In 1957 he went to Dundee, for 5 years, to work as a professor in the Department of Physics at Queen´s College. At that time he supervised the doctorate of H.H. Sutherland and F. Aragón de la Cruz on organic complexes of vermiculite and graphite acid respectively. There his son Niel was born.
In 1962 he returns to Spain and remains part of the Experimental Station of Zaidín in Granada with the Martín Vivaldi group and in Madrid in the Department of Inorganic Chemistry of the Central University, with the Gutiérrez Ríos group. In Granada he began his work on the influence of the interlaminar cation on the hydration and solvation of Montmorillonite with Martín Vivaldi and Rodríguez Gallego.

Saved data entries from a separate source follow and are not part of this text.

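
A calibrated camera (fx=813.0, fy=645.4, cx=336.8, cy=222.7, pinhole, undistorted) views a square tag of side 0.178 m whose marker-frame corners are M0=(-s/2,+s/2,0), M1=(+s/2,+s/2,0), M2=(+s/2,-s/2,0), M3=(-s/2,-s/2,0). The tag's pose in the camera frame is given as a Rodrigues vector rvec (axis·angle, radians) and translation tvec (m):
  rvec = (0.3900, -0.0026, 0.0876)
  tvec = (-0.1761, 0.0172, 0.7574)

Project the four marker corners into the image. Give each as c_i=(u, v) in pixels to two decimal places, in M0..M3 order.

Intrinsics K: fx=813.0, fy=645.4, cx=336.8, cy=222.7
Marker side s = 0.178 m; corners in marker frame (Z=0):
  M0 = (-0.0890, +0.0890, 0)
  M1 = (+0.0890, +0.0890, 0)
  M2 = (+0.0890, -0.0890, 0)
  M3 = (-0.0890, -0.0890, 0)
rvec = (0.3900, -0.0026, 0.0876), |rvec| = θ = 0.39973 rad = 22.903°
Rodrigues: sinθ=0.38917, 1−cosθ=0.07883; R = I + sinθ·[k]× + (1−cosθ)·[k]×²:
    [+0.99621 -0.08579 +0.01432]
    [+0.08479 +0.92117 -0.37981]
    [+0.01939 +0.37958 +0.92495]
t = (-0.1761, 0.0172, 0.7574) m
M0: Pc = R·M0+t = (-0.27240, +0.09164, +0.78946); u = 813.0·(-0.27240)/0.78946 + 336.8 = 56.2791, v = 645.4·(+0.09164)/0.78946 + 222.7 = 297.6165
M1: Pc = R·M1+t = (-0.09507, +0.10673, +0.79291); u = 813.0·(-0.09507)/0.79291 + 336.8 = 239.3187, v = 645.4·(+0.10673)/0.79291 + 222.7 = 309.5746
M2: Pc = R·M2+t = (-0.07980, -0.05724, +0.72534); u = 813.0·(-0.07980)/0.72534 + 336.8 = 247.3536, v = 645.4·(-0.05724)/0.72534 + 222.7 = 171.7701
M3: Pc = R·M3+t = (-0.25713, -0.07233, +0.72189); u = 813.0·(-0.25713)/0.72189 + 336.8 = 47.2206, v = 645.4·(-0.07233)/0.72189 + 222.7 = 158.0339

c0=(56.28, 297.62) c1=(239.32, 309.57) c2=(247.35, 171.77) c3=(47.22, 158.03)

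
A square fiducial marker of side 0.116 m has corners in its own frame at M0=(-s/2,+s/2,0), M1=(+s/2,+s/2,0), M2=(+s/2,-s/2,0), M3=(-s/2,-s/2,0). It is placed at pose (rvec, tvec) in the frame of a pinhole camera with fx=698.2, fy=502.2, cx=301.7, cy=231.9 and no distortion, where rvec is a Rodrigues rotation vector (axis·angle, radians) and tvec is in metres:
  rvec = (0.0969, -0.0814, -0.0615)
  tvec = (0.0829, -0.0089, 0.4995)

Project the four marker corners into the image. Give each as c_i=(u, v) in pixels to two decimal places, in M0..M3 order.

Intrinsics K: fx=698.2, fy=502.2, cx=301.7, cy=231.9
Marker side s = 0.116 m; corners in marker frame (Z=0):
  M0 = (-0.0580, +0.0580, 0)
  M1 = (+0.0580, +0.0580, 0)
  M2 = (+0.0580, -0.0580, 0)
  M3 = (-0.0580, -0.0580, 0)
rvec = (0.0969, -0.0814, -0.0615), |rvec| = θ = 0.14070 rad = 8.062°
Rodrigues: sinθ=0.14024, 1−cosθ=0.00988; R = I + sinθ·[k]× + (1−cosθ)·[k]×²:
    [+0.99480 +0.05736 -0.08411]
    [-0.06523 +0.99342 -0.09408]
    [+0.07816 +0.09908 +0.99201]
t = (0.0829, -0.0089, 0.4995) m
M0: Pc = R·M0+t = (+0.02853, +0.05250, +0.50071); u = 698.2·(+0.02853)/0.50071 + 301.7 = 341.4800, v = 502.2·(+0.05250)/0.50071 + 231.9 = 284.5581
M1: Pc = R·M1+t = (+0.14393, +0.04494, +0.50978); u = 698.2·(+0.14393)/0.50978 + 301.7 = 498.8220, v = 502.2·(+0.04494)/0.50978 + 231.9 = 276.1669
M2: Pc = R·M2+t = (+0.13727, -0.07030, +0.49829); u = 698.2·(+0.13727)/0.49829 + 301.7 = 494.0455, v = 502.2·(-0.07030)/0.49829 + 231.9 = 161.0456
M3: Pc = R·M3+t = (+0.02187, -0.06274, +0.48922); u = 698.2·(+0.02187)/0.48922 + 301.7 = 332.9186, v = 502.2·(-0.06274)/0.48922 + 231.9 = 167.5005

c0=(341.48, 284.56) c1=(498.82, 276.17) c2=(494.05, 161.05) c3=(332.92, 167.50)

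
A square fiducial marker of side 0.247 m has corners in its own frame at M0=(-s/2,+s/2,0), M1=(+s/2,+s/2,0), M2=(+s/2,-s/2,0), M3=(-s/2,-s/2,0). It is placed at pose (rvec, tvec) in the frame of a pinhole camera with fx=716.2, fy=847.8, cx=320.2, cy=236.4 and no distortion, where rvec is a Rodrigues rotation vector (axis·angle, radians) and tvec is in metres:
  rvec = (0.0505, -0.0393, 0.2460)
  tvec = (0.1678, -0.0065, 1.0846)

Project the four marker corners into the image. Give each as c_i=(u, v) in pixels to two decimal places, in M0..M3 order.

Intrinsics K: fx=716.2, fy=847.8, cx=320.2, cy=236.4
Marker side s = 0.247 m; corners in marker frame (Z=0):
  M0 = (-0.1235, +0.1235, 0)
  M1 = (+0.1235, +0.1235, 0)
  M2 = (+0.1235, -0.1235, 0)
  M3 = (-0.1235, -0.1235, 0)
rvec = (0.0505, -0.0393, 0.2460), |rvec| = θ = 0.25419 rad = 14.564°
Rodrigues: sinθ=0.25146, 1−cosθ=0.03213; R = I + sinθ·[k]× + (1−cosθ)·[k]×²:
    [+0.96914 -0.24435 -0.03270]
    [+0.24237 +0.96864 -0.05477]
    [+0.04506 +0.04515 +0.99796]
t = (0.1678, -0.0065, 1.0846) m
M0: Pc = R·M0+t = (+0.01793, +0.08319, +1.08461); u = 716.2·(+0.01793)/1.08461 + 320.2 = 332.0429, v = 847.8·(+0.08319)/1.08461 + 236.4 = 301.4293
M1: Pc = R·M1+t = (+0.25731, +0.14306, +1.09574); u = 716.2·(+0.25731)/1.09574 + 320.2 = 488.3845, v = 847.8·(+0.14306)/1.09574 + 236.4 = 347.0885
M2: Pc = R·M2+t = (+0.31767, -0.09619, +1.08459); u = 716.2·(+0.31767)/1.08459 + 320.2 = 529.9678, v = 847.8·(-0.09619)/1.08459 + 236.4 = 161.2075
M3: Pc = R·M3+t = (+0.07829, -0.15606, +1.07346); u = 716.2·(+0.07829)/1.07346 + 320.2 = 372.4332, v = 847.8·(-0.15606)/1.07346 + 236.4 = 113.1468

c0=(332.04, 301.43) c1=(488.38, 347.09) c2=(529.97, 161.21) c3=(372.43, 113.15)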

In 1966 a real identity crisis began in Douglas. Very distressed by three major problems of humanity (population, resources and environment) he founded The Conservation Society that he directed for 20 years. In 1967 he finally broke with the scientific world and retired to Co Waterford in Ireland, and in an old 17th-century house of the Irish Reformed Church, he founded a small publishing house “Volturna Press” and dedicated to publishing short editions of books in languages Little spread. He also gives lectures on very varied topics of religion, conservationism and even parapsychology. As a good humanist everything about man was interested. Since 1975 he lived in Hythe, Kent, where he died on March 12, 2000.
The importance of his scientific work is manifested in the frequency that his works on the interstratified and the application of the Fourier transform are still cited for study.